Figure 2: State Concerns of COVID-19’s Impact on LTSS Direct Care Workforces (including HCBS and Institutional Workforces)

State responses regarding COVID-19 implications on state institutional/HCBS rebalancing efforts were mixed. Most frequently, states did not expect the pandemic to have an impact on rebalancing efforts to support more people in community-based over institutional settings. Several states, however, indicated that the pandemic would halt or delay HCBS expansion and others reported that fewer nursing facility transitions to the community would occur. Fewer states indicated that the pandemic would likely drive further rebalancing. Several states reported that the potential impact was unknown and/or was under review. Finally, a few states specifically indicated that negative fiscal and budget impacts resulting from the pandemic may delay rebalancing. When asked about access to existing HCBS services, nearly all responding states reported reduced access to non-home HCBS settings such as adult day health and day habilitation as a result of the COVID-19 pandemic, while fewer states reported reduced access to residential HCBS settings. Although residential settings were less likely to be closed or eliminated in response to the pandemic, these settings were still impacted by the pandemic including by its effects on the direct care workforce (as described above).

States noted plans to retain a variety of LTSS policy changes adopted in response to COVID-19 after the PHE period ends, most commonly citing the continuation of telehealth expansions. As many LTSS emergency policy changes were adopted through time-limited temporary authorities (some of which will expire with the end of the PHE), states may need to assess how to retain changes and transition to other authorities.12 Fourteen states reported they are still evaluating whether LTSS policy changes will be continued and three states reported that there are no plans to retain LTSS policy changes after the PHE declaration or other Medicaid emergency authority (such as HCBS waiver Appendix K) expires. The remaining states indicated plans to continue policy changes including:

  • Telehealth expansions. The majority of responding states reported plans to retain telehealth or remote provision of HCBS services (21 states), far exceeding all other types of LTSS policy changes reported. For example, a few states mentioned plans to continue allowing personal care monitoring to be delivered via telehealth. (See Benefits, Cost-Sharing, and Telehealth section for more information on state expansions of telehealth for services including HCBS.)

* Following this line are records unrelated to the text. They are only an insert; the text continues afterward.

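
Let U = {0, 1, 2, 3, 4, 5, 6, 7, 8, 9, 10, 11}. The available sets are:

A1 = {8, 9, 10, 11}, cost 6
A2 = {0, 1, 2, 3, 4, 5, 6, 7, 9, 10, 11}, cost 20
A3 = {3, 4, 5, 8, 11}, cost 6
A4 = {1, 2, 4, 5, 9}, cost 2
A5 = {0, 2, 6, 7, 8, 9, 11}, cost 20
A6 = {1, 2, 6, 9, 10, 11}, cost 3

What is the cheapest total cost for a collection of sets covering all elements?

A1, A2 cover every element at cost 6 + 20 = 26.
Any cover uses at least 2 sets; among all covering selections none totals below 26.
Greedy by coverage-per-cost would pick A4, A6, A3, A2 for 31 — worse than the optimum 26.

26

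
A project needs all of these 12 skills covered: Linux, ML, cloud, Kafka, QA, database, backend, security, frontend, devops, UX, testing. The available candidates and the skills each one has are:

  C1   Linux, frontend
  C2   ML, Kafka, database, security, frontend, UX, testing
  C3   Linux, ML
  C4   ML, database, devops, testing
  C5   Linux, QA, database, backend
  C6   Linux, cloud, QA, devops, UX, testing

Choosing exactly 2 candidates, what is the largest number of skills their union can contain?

11

Choosing C2, C6 covers {Linux, ML, cloud, Kafka, QA, database, security, frontend, devops, UX, testing} — 11 skills.
No choice of 2 candidates does better; here backend is left uncovered.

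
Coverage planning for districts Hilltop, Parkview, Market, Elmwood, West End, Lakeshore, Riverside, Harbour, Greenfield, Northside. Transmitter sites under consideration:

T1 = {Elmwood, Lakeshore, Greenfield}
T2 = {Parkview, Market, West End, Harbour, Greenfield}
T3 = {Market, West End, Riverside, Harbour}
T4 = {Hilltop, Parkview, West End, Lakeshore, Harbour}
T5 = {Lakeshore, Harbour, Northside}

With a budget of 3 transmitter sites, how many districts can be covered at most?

Choosing T1, T3, T4 covers {Hilltop, Parkview, Market, Elmwood, West End, Lakeshore, Riverside, Harbour, Greenfield} — 9 districts.
No choice of 3 transmitter sites does better; here Northside is left uncovered.

9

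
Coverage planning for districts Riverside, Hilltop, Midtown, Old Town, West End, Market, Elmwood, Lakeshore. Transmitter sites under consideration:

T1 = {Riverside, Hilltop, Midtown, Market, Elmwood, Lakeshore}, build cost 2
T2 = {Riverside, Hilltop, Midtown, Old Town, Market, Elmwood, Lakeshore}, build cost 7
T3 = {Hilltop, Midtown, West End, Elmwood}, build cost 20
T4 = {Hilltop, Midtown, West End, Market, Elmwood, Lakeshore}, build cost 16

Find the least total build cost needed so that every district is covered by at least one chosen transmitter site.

23

T2, T4 cover every district at build cost 7 + 16 = 23.
Any cover uses at least 2 transmitter sites; among all covering selections none totals below 23.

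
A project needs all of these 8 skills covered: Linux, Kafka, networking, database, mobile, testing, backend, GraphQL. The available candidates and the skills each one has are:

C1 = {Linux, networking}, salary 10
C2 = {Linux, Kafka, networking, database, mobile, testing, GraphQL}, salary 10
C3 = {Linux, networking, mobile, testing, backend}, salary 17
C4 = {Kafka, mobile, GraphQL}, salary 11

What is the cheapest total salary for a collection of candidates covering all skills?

27

C2, C3 cover every skill at salary 10 + 17 = 27.
Any cover uses at least 2 candidates; among all covering selections none totals below 27.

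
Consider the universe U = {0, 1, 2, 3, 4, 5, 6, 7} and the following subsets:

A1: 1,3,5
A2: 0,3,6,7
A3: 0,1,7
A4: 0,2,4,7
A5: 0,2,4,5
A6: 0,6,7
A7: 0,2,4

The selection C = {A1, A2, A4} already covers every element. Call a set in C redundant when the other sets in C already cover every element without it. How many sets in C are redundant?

Drop A1: 1, 5 uncovered — not redundant.
Drop A2: 6 uncovered — not redundant.
Drop A4: 2, 4 uncovered — not redundant.
None of the sets in C is redundant.

0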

  • Streamlined processes for LTSS eligibility determinations and service authorizations. Six states cited continued remote delivery of assessments, reassessments, and case management (Connecticut, Minnesota, North Carolina, North Dakota, Oklahoma, and Oregon). A small number of states also mentioned continuing to allow verbal consent and electronic signatures, accepting self-attestation to verify Medicaid applications for aged, blind and disabled populations, and streamlining utilization review. (See Eligibility section for more information on changes to eligibility determination processes.)
  • Changes to provider enrollment processes. Five states reported an intent to keep changes made to LTSS provider enrollment and training processes including simplification, modified qualifications, and recruitment techniques (Florida, New Hampshire, North Dakota, Oregon, and Washington). A couple of states also mentioned an intent to retain remote provider site inspections.

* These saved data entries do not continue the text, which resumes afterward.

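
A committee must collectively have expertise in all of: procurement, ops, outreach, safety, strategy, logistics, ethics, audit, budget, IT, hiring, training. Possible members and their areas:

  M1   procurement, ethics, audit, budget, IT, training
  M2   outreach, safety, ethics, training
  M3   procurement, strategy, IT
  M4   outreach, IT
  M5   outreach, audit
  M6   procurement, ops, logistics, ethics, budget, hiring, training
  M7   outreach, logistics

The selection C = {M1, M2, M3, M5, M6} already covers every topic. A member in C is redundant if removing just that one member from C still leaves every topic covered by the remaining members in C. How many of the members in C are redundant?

2

Drop M1: the rest still cover every topic — redundant.
Drop M2: safety uncovered — not redundant.
Drop M3: strategy uncovered — not redundant.
Drop M5: the rest still cover every topic — redundant.
Drop M6: ops, logistics, hiring uncovered — not redundant.
2 redundant: M1, M5.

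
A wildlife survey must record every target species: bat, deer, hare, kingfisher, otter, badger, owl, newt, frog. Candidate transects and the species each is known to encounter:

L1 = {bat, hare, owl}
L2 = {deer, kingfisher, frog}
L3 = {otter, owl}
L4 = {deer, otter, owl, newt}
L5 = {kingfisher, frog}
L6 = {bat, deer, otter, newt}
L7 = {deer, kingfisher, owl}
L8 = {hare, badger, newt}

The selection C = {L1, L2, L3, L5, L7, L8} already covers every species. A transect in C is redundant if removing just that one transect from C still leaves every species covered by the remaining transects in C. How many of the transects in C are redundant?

Drop L1: bat uncovered — not redundant.
Drop L2: the rest still cover every species — redundant.
Drop L3: otter uncovered — not redundant.
Drop L5: the rest still cover every species — redundant.
Drop L7: the rest still cover every species — redundant.
Drop L8: badger, newt uncovered — not redundant.
3 redundant: L2, L5, L7.

3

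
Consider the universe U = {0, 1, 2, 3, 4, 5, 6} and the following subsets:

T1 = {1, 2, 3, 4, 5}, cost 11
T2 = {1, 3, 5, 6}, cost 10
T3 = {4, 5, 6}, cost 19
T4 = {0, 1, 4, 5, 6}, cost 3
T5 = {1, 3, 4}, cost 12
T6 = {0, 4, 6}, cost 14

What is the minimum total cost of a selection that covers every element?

T1, T4 cover every element at cost 11 + 3 = 14.
Any cover uses at least 2 sets; among all covering selections none totals below 14.

14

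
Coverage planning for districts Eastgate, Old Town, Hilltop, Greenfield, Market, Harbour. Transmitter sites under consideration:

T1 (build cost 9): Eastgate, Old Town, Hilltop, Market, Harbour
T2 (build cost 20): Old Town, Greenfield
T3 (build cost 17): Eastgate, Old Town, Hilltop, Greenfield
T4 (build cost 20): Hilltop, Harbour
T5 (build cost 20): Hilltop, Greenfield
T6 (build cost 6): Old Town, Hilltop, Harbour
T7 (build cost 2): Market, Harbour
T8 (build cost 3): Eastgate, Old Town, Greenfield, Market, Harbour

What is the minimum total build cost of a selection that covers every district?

T6, T8 cover every district at build cost 6 + 3 = 9.
Any cover uses at least 2 transmitter sites; among all covering selections none totals below 9.

9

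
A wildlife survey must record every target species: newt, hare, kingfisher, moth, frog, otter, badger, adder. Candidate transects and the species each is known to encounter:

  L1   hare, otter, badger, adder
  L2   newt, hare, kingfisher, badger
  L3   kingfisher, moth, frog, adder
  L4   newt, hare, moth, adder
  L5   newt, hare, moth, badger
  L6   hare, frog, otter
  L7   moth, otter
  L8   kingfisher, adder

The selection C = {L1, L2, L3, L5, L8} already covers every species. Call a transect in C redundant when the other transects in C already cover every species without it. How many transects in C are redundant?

Drop L1: otter uncovered — not redundant.
Drop L2: the rest still cover every species — redundant.
Drop L3: frog uncovered — not redundant.
Drop L5: the rest still cover every species — redundant.
Drop L8: the rest still cover every species — redundant.
3 redundant: L2, L5, L8.

3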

  • Increased access to paid family caregiver services. Three states reported plans to continue allowing family members to provide certain services (Connecticut, Maine,13 and North Dakota).14
  • Other LTSS policy changes. Other types of policies cited for retention by one or two states include modifications to provider payments (such as providing overtime or tying nursing facility reimbursement to quality and infection control), expansions of settings where HCBS may be delivered (such as acute hospital settings), and increased access to certain benefits (such as home delivered meals and assistive technology).